Ilin Alexander, Valpola Harri, Oja Erkki
Laboratory of Computer and Information Science, Helsinki University of Technology, P.O. Box 5400, FI-02015 TKK, Espoo, Finland.
Neural Netw. 2006 Mar;19(2):155-67. doi: 10.1016/j.neunet.2006.01.011.
We present an example of exploratory data analysis of climate measurements using a recently developed denoising source separation (DSS) framework. We analyzed a combined dataset containing daily measurements of three variables: surface temperature, sea level pressure and precipitation around the globe, for a period of 56 years. Components exhibiting slow temporal behavior were extracted using DSS with linear denoising. The first component, most prominent in the interannual time scale, captured the well-known El Niño-Southern Oscillation (ENSO) phenomenon and the second component was close to the derivative of the first one. The slow components extracted in a wider frequency range were further rotated using a frequency-based separation criterion implemented by DSS with nonlinear denoising. The rotated sources give a meaningful representation of the slow climate variability as a combination of trends, interannual oscillations, the annual cycle and slowly changing seasonal variations. Again, components related to the ENSO phenomenon emerge very clearly among the found sources.

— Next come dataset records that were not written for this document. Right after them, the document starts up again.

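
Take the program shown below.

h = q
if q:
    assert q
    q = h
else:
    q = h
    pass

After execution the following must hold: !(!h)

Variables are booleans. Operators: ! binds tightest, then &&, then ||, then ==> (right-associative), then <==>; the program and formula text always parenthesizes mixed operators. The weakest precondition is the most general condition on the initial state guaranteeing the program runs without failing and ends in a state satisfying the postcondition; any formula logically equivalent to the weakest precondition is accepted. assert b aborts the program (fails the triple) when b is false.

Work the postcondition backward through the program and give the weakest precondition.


Working backward. After the program, the postcondition !(!h) must hold; in canonical form it is h.
Then branch requires q && h; else branch requires h.
Before the if: (q ==> (q && h)) && ((!q) ==> h)
Before h := q: (!q) ==> q
Answer: WP = (!q) ==> q


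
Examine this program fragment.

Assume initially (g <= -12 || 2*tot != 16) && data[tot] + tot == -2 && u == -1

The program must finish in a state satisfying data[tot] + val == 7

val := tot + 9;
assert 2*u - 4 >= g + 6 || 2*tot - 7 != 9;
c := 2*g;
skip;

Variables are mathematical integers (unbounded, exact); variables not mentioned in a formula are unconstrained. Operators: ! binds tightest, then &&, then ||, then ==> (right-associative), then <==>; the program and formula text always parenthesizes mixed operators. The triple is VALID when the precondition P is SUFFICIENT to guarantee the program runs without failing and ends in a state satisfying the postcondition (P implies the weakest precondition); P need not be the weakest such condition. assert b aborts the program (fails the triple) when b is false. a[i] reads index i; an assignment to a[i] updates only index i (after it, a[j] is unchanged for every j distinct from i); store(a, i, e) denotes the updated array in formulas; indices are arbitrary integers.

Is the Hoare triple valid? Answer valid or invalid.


Working backward. After the program, data[tot] + val == 7 must hold.
Before skip: data[tot] + val == 7
Before c := 2*g: data[tot] + val == 7
Before assert 2*u - 4 >= g + 6 || 2*tot - 7 != 9: (2*u >= g + 10 || 2*tot != 16) && data[tot] + val == 7
Before val := tot + 9: (2*u >= g + 10 || 2*tot != 16) && data[tot] + tot == -2
The weakest precondition is (2*u >= g + 10 || 2*tot != 16) && data[tot] + tot == -2.
Check whether (g <= -12 || 2*tot != 16) && data[tot] + tot == -2 && u == -1 implies it.
Every state satisfying the precondition satisfies the weakest precondition: the implication holds.
Answer: valid


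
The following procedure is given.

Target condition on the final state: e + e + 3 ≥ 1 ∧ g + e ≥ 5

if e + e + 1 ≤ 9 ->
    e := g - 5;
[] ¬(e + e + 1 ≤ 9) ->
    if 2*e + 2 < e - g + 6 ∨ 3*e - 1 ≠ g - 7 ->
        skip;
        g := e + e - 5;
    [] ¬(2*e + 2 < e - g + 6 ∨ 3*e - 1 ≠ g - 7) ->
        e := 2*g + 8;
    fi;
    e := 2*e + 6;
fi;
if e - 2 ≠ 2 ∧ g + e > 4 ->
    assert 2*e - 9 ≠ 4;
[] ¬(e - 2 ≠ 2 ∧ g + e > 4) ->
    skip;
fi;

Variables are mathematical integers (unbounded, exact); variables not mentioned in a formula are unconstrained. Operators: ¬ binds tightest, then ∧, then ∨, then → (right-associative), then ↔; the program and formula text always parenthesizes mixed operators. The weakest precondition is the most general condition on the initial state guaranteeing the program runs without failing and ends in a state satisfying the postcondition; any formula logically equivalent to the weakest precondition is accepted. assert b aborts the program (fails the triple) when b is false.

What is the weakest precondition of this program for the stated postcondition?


Working backward. After the program, the postcondition e + e + 3 ≥ 1 ∧ g + e ≥ 5 must hold; in canonical form it is 2*e ≥ -2 ∧ e + g ≥ 5.
Then branch requires 2*e ≠ 13 ∧ 2*e ≥ -2 ∧ e + g ≥ 5; else branch requires 2*e ≥ -2 ∧ e + g ≥ 5.
Before the if: ((e ≠ 4 ∧ e + g > 4) → (2*e ≠ 13 ∧ 2*e ≥ -2 ∧ e + g ≥ 5)) ∧ ((¬(e ≠ 4 ∧ e + g > 4)) → (2*e ≥ -2 ∧ e + g ≥ 5))
Then branch requires ((g ≠ 9 ∧ 2*g > 9) → (2*g ≠ 23 ∧ 2*g ≥ 8 ∧ 2*g ≥ 10)) ∧ ((¬(g ≠ 9 ∧ 2*g > 9)) → (2*g ≥ 8 ∧ 2*g ≥ 10)); else branch requires ((e + g < 4 ∨ 3*e ≠ g - 6) → (((2*e ≠ -2 ∧ 4*e > 3) → (4*e ≠ 1 ∧ 4*e ≥ -14 ∧ 4*e ≥ 4)) ∧ ((¬(2*e ≠ -2 ∧ 4*e > 3)) → (4*e ≥ -14 ∧ 4*e ≥ 4)))) ∧ ((¬(e + g < 4 ∨ 3*e ≠ g - 6)) → (((4*g ≠ -18 ∧ 5*g > -18) → (8*g ≠ -31 ∧ 8*g ≥ -46 ∧ 5*g ≥ -17)) ∧ ((¬(4*g ≠ -18 ∧ 5*g > -18)) → (8*g ≥ -46 ∧ 5*g ≥ -17)))).
Before the if: (2*e ≤ 8 → (((g ≠ 9 ∧ 2*g > 9) → (2*g ≠ 23 ∧ 2*g ≥ 8 ∧ 2*g ≥ 10)) ∧ ((¬(g ≠ 9 ∧ 2*g > 9)) → (2*g ≥ 8 ∧ 2*g ≥ 10)))) ∧ ((¬(2*e ≤ 8)) → (((e + g < 4 ∨ 3*e ≠ g - 6) → (((2*e ≠ -2 ∧ 4*e > 3) → (4*e ≠ 1 ∧ 4*e ≥ -14 ∧ 4*e ≥ 4)) ∧ ((¬(2*e ≠ -2 ∧ 4*e > 3)) → (4*e ≥ -14 ∧ 4*e ≥ 4)))) ∧ ((¬(e + g < 4 ∨ 3*e ≠ g - 6)) → (((4*g ≠ -18 ∧ 5*g > -18) → (8*g ≠ -31 ∧ 8*g ≥ -46 ∧ 5*g ≥ -17)) ∧ ((¬(4*g ≠ -18 ∧ 5*g > -18)) → (8*g ≥ -46 ∧ 5*g ≥ -17))))))
Answer: WP = (2*e ≤ 8 → (((g ≠ 9 ∧ 2*g > 9) → (2*g ≠ 23 ∧ 2*g ≥ 8 ∧ 2*g ≥ 10)) ∧ ((¬(g ≠ 9 ∧ 2*g > 9)) → (2*g ≥ 8 ∧ 2*g ≥ 10)))) ∧ ((¬(2*e ≤ 8)) → (((e + g < 4 ∨ 3*e ≠ g - 6) → (((2*e ≠ -2 ∧ 4*e > 3) → (4*e ≠ 1 ∧ 4*e ≥ -14 ∧ 4*e ≥ 4)) ∧ ((¬(2*e ≠ -2 ∧ 4*e > 3)) → (4*e ≥ -14 ∧ 4*e ≥ 4)))) ∧ ((¬(e + g < 4 ∨ 3*e ≠ g - 6)) → (((4*g ≠ -18 ∧ 5*g > -18) → (8*g ≠ -31 ∧ 8*g ≥ -46 ∧ 5*g ≥ -17)) ∧ ((¬(4*g ≠ -18 ∧ 5*g > -18)) → (8*g ≥ -46 ∧ 5*g ≥ -17))))))


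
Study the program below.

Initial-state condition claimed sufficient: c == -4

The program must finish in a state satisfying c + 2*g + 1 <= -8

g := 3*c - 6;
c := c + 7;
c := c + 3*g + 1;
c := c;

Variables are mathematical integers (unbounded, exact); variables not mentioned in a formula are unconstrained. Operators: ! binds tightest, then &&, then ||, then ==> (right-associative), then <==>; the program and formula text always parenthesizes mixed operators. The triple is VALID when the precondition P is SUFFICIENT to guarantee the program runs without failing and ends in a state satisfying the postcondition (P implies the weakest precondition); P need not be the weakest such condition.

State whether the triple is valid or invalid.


Working backward. After the program, the postcondition c + 2*g + 1 <= -8 must hold; in canonical form it is c + 2*g <= -9.
Before c := c: c + 2*g <= -9
Before c := c + 3*g + 1: c + 5*g <= -10
Before c := c + 7: c + 5*g <= -17
Before g := 3*c - 6: 16*c <= 13
The weakest precondition is 16*c <= 13.
Check whether c == -4 implies it.
Every state satisfying the precondition satisfies the weakest precondition: the implication holds.
Answer: valid


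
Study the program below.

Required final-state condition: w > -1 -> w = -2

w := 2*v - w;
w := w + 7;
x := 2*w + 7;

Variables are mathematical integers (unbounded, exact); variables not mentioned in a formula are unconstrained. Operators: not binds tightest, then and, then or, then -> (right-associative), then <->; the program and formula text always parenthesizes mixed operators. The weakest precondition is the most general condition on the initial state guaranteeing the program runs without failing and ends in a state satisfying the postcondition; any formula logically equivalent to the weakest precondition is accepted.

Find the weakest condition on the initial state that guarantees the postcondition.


Working backward. After the program, w > -1 -> w = -2 must hold.
Before x := 2*w + 7: w > -1 -> w = -2
Before w := w + 7: w > -8 -> w = -9
Before w := 2*v - w: 2*v > w - 8 -> 2*v = w - 9
Answer: WP = 2*v > w - 8 -> 2*v = w - 9


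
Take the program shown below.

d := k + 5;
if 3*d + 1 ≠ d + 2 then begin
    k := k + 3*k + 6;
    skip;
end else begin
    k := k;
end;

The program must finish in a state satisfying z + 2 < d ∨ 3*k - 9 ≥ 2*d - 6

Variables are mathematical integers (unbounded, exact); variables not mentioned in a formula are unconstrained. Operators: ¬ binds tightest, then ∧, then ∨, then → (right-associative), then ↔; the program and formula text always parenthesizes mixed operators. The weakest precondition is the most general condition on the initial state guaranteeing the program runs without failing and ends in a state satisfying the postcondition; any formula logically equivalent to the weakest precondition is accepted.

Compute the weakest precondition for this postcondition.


Working backward. After the program, the postcondition z + 2 < d ∨ 3*k - 9 ≥ 2*d - 6 must hold; in canonical form it is z < d - 2 ∨ 3*k ≥ 2*d + 3.
Then branch requires z < d - 2 ∨ 12*k ≥ 2*d - 15; else branch requires z < d - 2 ∨ 3*k ≥ 2*d + 3.
Before the if: (2*d ≠ 1 → (z < d - 2 ∨ 12*k ≥ 2*d - 15)) ∧ ((¬(2*d ≠ 1)) → (z < d - 2 ∨ 3*k ≥ 2*d + 3))
Before d := k + 5: (2*k ≠ -9 → (z < k + 3 ∨ 10*k ≥ -5)) ∧ ((¬(2*k ≠ -9)) → (z < k + 3 ∨ k ≥ 13))
Answer: WP = (2*k ≠ -9 → (z < k + 3 ∨ 10*k ≥ -5)) ∧ ((¬(2*k ≠ -9)) → (z < k + 3 ∨ k ≥ 13))


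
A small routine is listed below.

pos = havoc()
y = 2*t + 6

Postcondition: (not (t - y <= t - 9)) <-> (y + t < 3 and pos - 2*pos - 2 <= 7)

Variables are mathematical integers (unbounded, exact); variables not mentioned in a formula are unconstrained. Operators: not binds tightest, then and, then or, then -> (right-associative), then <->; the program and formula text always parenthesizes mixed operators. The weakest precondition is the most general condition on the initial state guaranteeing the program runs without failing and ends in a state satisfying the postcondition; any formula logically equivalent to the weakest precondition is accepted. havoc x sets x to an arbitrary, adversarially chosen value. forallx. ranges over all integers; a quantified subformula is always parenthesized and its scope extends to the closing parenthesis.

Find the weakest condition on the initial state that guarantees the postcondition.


Working backward. After the program, the postcondition (not (t - y <= t - 9)) <-> (y + t < 3 and pos - 2*pos - 2 <= 7) must hold; in canonical form it is (not (y >= 9)) <-> (t + y < 3 and pos >= -9).
Before y := 2*t + 6: (not (2*t >= 3)) <-> (3*t < -3 and pos >= -9)
Before havoc pos: forall pos_1. ((not (2*t >= 3)) <-> (3*t < -3 and pos_1 >= -9))
Answer: WP = forall pos_1. ((not (2*t >= 3)) <-> (3*t < -3 and pos_1 >= -9))


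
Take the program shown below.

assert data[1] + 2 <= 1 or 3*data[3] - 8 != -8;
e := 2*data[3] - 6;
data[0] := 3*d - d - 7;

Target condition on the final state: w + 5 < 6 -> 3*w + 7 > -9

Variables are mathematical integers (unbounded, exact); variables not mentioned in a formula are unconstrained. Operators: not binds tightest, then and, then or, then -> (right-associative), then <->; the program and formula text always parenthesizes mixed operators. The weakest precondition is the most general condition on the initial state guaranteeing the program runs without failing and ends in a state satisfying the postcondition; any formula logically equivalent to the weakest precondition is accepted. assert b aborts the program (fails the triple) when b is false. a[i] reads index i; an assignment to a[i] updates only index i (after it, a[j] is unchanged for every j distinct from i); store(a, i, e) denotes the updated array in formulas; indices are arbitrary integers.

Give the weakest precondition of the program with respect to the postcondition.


Working backward. After the program, the postcondition w + 5 < 6 -> 3*w + 7 > -9 must hold; in canonical form it is w < 1 -> 3*w > -16.
Before data[0] := 3*d - d - 7: w < 1 -> 3*w > -16
Before e := 2*data[3] - 6: w < 1 -> 3*w > -16
Before assert data[1] + 2 <= 1 or 3*data[3] - 8 != -8: (data[1] <= -1 or 3*data[3] != 0) and (w < 1 -> 3*w > -16)
Answer: WP = (data[1] <= -1 or 3*data[3] != 0) and (w < 1 -> 3*w > -16)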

我们展示了一个使用最近开发的去噪源分离(DSS)框架对气候测量数据进行探索性数据分析的示例。我们分析了一个包含全球范围内三个变量(地表温度、海平面气压和降水量)每日测量值的综合数据集,时间跨度为56年。使用具有线性去噪功能的DSS提取了表现出缓慢时间行为的成分。第一个成分在年际时间尺度上最为突出,捕捉到了著名的厄尔尼诺 - 南方涛动(ENSO)现象,第二个成分接近第一个成分的导数。在更宽频率范围内提取的缓慢成分使用具有非线性去噪功能的DSS所实现的基于频率的分离标准进一步旋转。旋转后的源以趋势、年际振荡、年周期和缓慢变化的季节变化的组合形式,给出了缓慢气候变率的有意义表示。同样,在找到的源中,与ENSO现象相关的成分非常清晰地显现出来。